|
Symposium
Diana
Slattery
The
Glide Project: Modeling the Bootstrap Emergence of Language
and Consciousness
Presented
Saturday May 11th at 11 am
The
Glide language, a system of dynamic visual glyphs, has been
trying to explain itself to the author ever since its emergence
in the fictional context of the novel The Maze Game. Using
a strategy of multimodal means of self-presentation-narration,
animation, translation, divination, game design, and appropriation
of theoretical ideas that suit its purposes-Glide modestly
conceals the extravagance of its evolutionary intentions behind
thin veils of noetic license.
What
does it mean to move through a maze of language, especially
if the maze itself is morphing as you move? Glide plays with
the metaphor of language as maze, and maze as the traces of
consciousness in motion, a paradoxical architecture, both
prison and path, hoping to enmesh the viewer with its sinuous
transformations in an experience of the close coupling of
language and consciousness, a mutually experienced boot-strapping
operation, a hide and seek game of emergence.
The
27 Glide glyphs embed their own linguistic origin myth. The
language emerged from the bottom muck of a vast lily pond.

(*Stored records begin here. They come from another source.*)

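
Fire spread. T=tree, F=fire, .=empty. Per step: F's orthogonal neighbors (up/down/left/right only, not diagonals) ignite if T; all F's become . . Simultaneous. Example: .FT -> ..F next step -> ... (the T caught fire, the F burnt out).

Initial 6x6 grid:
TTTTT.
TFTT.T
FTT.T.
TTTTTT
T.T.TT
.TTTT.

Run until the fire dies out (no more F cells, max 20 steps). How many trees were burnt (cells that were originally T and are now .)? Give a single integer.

Step 1: +5 fires, +2 burnt (F count now 5)
Step 2: +6 fires, +5 burnt (F count now 6)
Step 3: +2 fires, +6 burnt (F count now 2)
Step 4: +3 fires, +2 burnt (F count now 3)
Step 5: +2 fires, +3 burnt (F count now 2)
Step 6: +5 fires, +2 burnt (F count now 5)
Step 7: +2 fires, +5 burnt (F count now 2)
Step 8: +0 fires, +2 burnt (F count now 0)
Fire out after step 8
Initially T: 26, now '.': 35
Total burnt (originally-T cells now '.'): 25

Answer: 25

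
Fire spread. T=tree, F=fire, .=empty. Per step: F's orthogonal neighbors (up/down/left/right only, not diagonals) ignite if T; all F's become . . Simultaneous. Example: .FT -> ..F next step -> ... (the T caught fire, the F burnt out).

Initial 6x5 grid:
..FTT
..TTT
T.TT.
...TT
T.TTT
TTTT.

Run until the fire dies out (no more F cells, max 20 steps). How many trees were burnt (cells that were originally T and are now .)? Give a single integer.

Step 1: +2 fires, +1 burnt (F count now 2)
Step 2: +3 fires, +2 burnt (F count now 3)
Step 3: +2 fires, +3 burnt (F count now 2)
Step 4: +1 fires, +2 burnt (F count now 1)
Step 5: +2 fires, +1 burnt (F count now 2)
Step 6: +3 fires, +2 burnt (F count now 3)
Step 7: +1 fires, +3 burnt (F count now 1)
Step 8: +1 fires, +1 burnt (F count now 1)
Step 9: +1 fires, +1 burnt (F count now 1)
Step 10: +1 fires, +1 burnt (F count now 1)
Step 11: +0 fires, +1 burnt (F count now 0)
Fire out after step 11
Initially T: 18, now '.': 29
Total burnt (originally-T cells now '.'): 17

Answer: 17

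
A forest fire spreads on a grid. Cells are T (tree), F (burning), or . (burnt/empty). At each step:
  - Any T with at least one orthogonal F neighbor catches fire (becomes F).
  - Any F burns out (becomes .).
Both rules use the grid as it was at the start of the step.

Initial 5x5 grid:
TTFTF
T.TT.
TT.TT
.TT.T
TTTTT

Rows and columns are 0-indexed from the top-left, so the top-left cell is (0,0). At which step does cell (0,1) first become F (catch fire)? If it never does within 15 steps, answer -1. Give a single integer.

Step 1: cell (0,1)='F' (+3 fires, +2 burnt)
  -> target ignites at step 1
Step 2: cell (0,1)='.' (+2 fires, +3 burnt)
Step 3: cell (0,1)='.' (+2 fires, +2 burnt)
Step 4: cell (0,1)='.' (+2 fires, +2 burnt)
Step 5: cell (0,1)='.' (+2 fires, +2 burnt)
Step 6: cell (0,1)='.' (+2 fires, +2 burnt)
Step 7: cell (0,1)='.' (+3 fires, +2 burnt)
Step 8: cell (0,1)='.' (+2 fires, +3 burnt)
Step 9: cell (0,1)='.' (+0 fires, +2 burnt)
  fire out at step 9

1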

The pollen of the giant blue water lilies distilled into a
powerful entheogen, the Wine of the Lilies. The pollen was
harvested by small-bodied people who could scoop and glide
from lily pad to lily pad smoothly and swiftly enough to avoid
being tipped into the water, tangled in the roots, and consumed
by the omnivorous lily. The Glides, breathing the raw pollen,
cross-pollinated the lily as they harvested. The lily, in
appreciation of their efforts, gave them a language, Glide,
first as an extension of the gestures of harvesting and pollination,
later in written form, embedding the fundamental gestures.

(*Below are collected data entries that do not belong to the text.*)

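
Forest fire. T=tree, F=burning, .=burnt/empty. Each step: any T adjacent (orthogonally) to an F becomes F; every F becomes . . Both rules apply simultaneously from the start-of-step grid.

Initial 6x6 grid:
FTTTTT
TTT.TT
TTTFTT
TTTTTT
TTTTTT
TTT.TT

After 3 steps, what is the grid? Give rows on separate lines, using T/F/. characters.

Step 1: 5 trees catch fire, 2 burn out
  .FTTTT
  FTT.TT
  TTF.FT
  TTTFTT
  TTTTTT
  TTT.TT
Step 2: 10 trees catch fire, 5 burn out
  ..FTTT
  .FF.FT
  FF...F
  TTF.FT
  TTTFTT
  TTT.TT
Step 3: 8 trees catch fire, 10 burn out
  ...FFT
  .....F
  ......
  FF...F
  TTF.FT
  TTT.TT

...FFT
.....F
......
FF...F
TTF.FT
TTT.TT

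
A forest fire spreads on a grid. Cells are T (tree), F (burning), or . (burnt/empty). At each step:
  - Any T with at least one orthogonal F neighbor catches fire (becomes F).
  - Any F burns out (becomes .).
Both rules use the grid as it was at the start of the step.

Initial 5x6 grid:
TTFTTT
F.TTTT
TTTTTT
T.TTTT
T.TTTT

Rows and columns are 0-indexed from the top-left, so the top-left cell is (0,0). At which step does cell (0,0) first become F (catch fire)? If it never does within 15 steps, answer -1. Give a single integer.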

The written form of the language formed the mazes on which
the Maze Game was played.
Diana
Slattery - Biography
As Associate Director of the Academy of Electronic Media,
Diana Slattery researches, designs, and produces highly interactive,
game-like multimedia environments for education, entertainment,
and the arts. Her Ph.D. research in visual language and interactive
narrative informs the Glide project.